« L’utilisation des camions de 44 t dans l’agroalimentaire pour cet été »
Nicolas Sarkozy a accordé, le 26 avril, une interview à Agra Presse, dont nous vous présentons un extrait.
Agra Presse : La perte de compétitivité des agriculteurs et des filières agroalimentaires devient alarmante, comment comptez-vous la relancer ?
Nicolas Sarkozy : Pour soutenir la compétitivité de nos agriculteurs, je vous annonce quelque chose qui est demandé depuis très longtemps : c’est l’utilisation des camions de 44 t dans le secteur de l’agriculture et de l’agroalimentaire dès l’été prochain. Cela aura un double effet : réduire les émissions des gaz à effet de serre et, tenez-vous bien, apporter un gain de productivité de 11 % sur le prix des matières premières agricoles. C’est 80 millions d’euros par an pour ces filières. Nos partenaires européens peuvent déjà le faire, et il était important de donner satisfaction sur ce point. Je reviens aussi pour mémoire sur l’exonération totale des cotisations patronales dues à la MSA, pour les travailleurs saisonniers. Le coût du travail est maintenant de 9,29 euros à l’heure ; cela ne nous met pas tout à fait au niveau des Allemands mais cela représente une avancée considérable. Vous voyez bien la logique : l’étalement des cotisations sur les bonnes années par rapport aux mauvaises répond à une logique d’entreprise et reconnaît le statut d’entrepreneur aux agriculteurs. Et l’introduction des camions de 44 t c’est du gain de productivité ; les accords de modération de marges, c’est pour les prix parce que j’ai toujours pensé que la clé pour l’agriculture ce sont les prix et la compétitivité, bien au-delà des subventions et des prêts bonifiés.
Agra Presse : Vous avez rencontré dans l’Essonne des producteurs de céréales ; le délai que vous leur avez donné pour faire le point de la situation lors d’un comité de suivi à la fin de l’année est jugé bien long. Qu’en pensez-vous ?

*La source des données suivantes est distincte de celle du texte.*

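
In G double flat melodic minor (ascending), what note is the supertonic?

Degree 2 takes the letter 1 step above G, which is A.
In melodic minor (ascending), degree 2 sits 2 semitones above the tonic. Gbb + 2 semitones is pitch class 7, spelled on A as Abb.

Abb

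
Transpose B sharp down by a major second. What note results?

A#

A second below B lands on the letter A.
A major second spans 2 semitones, so B# moves to pitch class 10. On the letter A that is A#.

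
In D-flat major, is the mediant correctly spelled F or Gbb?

F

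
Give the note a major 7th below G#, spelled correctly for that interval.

A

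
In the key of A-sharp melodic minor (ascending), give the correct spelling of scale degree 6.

The A# melodic minor (ascending) scale runs A# B# C# D# E# F## G##.
Degree 6 is F##.

F##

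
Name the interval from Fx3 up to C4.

The letter names run F→C, a span of 4 letter steps, so the interval is some kind of fifth.
F## to C is 5 semitones. A perfect fifth is 7, so 5 makes it doubly diminished.

doubly diminished fifth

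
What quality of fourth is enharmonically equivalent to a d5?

augmented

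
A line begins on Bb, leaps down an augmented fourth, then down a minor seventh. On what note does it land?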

Nicolas Sarkozy : Je comprends le désarroi des céréaliers. Je le comprends parce que, grosso modo, dans le bilan de santé de la Pac, nous avons réorienté 1 milliard d’euros d’aides, pour mieux soutenir les éleveurs. Pourquoi ? Parce que pour défendre la Pac il faut qu’elle soit juste. Or il se trouve que les céréaliers en 2007 et en 2008 ont eu de très bonnes années : en 2007, c’était plus 100 % de revenu pour les céréaliers. Aujourd’hui ils subissent, en moyenne, 80 euros de moins à l’ha de subventions. Qu’ils ne soient pas contents je peux le comprendre et comprendre aussi que cela crée de grandes tensions au sein du syndicalisme agricole. Mais peut-on contester l’idée que les éleveurs des zones de montagne étaient dans une situation plus grave que les céréaliers ? Manque de chance, la première année d’application du bilan de santé de la Pac, le prix des céréales s’est effondré. Je comprends les difficultés des céréaliers, nous allons les aider. Ceux dont l’impôt est calculé sur une moyenne de 3 ans bénéficieront, en 2010, d’une année supplémentaire pour le payer. C’est une mesure qui devrait être intéressante pour les céréaliers.

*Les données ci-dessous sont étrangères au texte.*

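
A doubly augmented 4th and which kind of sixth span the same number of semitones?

diminished

A doubly augmented fourth spans 7 semitones.
A sixth spanning 7 semitones is diminished (the major sixth is 9).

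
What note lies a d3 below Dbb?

D down a major third is Bb, so the target letter is B.
From Dbb, a diminished third is 2 semitones down: Bb.

Bb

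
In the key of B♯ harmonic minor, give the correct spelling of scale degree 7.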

Agra Presse : Vous parlez d’agriculteur-entrepreneur. La loi de modernisation met l’accent sur les dispositifs d’assurance : assurance récolte et assurance revenu. L’état est-il prêt à jouer son rôle de réassureur à l’avenir ?
Nicolas Sarkozy : La vérité c’est que sur les 30 dernières années, l’état a été l’assureur de la profession, lorsqu’il y a eu dégradation des revenus. Aujourd’hui, l’état soutient l’assurance récolte par une enveloppe de plus de 100 millions d’euros par an et propose 1,8 milliard d’euros de prêts bonifiés pour prendre en charge la trésorerie. N’est-ce pas de l’assurance ? L’agriculture est soumise à des aléas. A des aléas climatiques et des aléas de marchés. Les marchés sont gangrenés par la spéculation et face à ces aléas la réponse assurantielle est la bonne réponse. Comme on s’assure pour les calamités on doit pouvoir s’assurer contre des dégradations brutales de prix.

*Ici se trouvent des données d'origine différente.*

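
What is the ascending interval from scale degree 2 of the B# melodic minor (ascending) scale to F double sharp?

perfect fourth

Scale degree 2 of B# melodic minor (ascending) is C##.
C## up to F##: letters C→F make it a fourth; 5 semitones makes it perfect.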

Agra Presse : Pour l’agriculteur de demain qui veut vivre de prix, il faut moins d’état ou plus d’état d’après vous ?
Nicolas Sarkozy : Il faut plus de régulation. Et il faut de la contractualisation. Les agriculteurs ne peuvent pas être en bagarre permanente avec leurs clients. La contractualisation ça veut dire une meilleure organisation de l’offre, je pense à certains secteurs comme les fruits et les légumes dans lesquels les producteurs doivent se rassembler pour peser face à la distribution. Et là, la présence de l’état est clairement aux côtés des agriculteurs pour les aider dans leur bras de fer.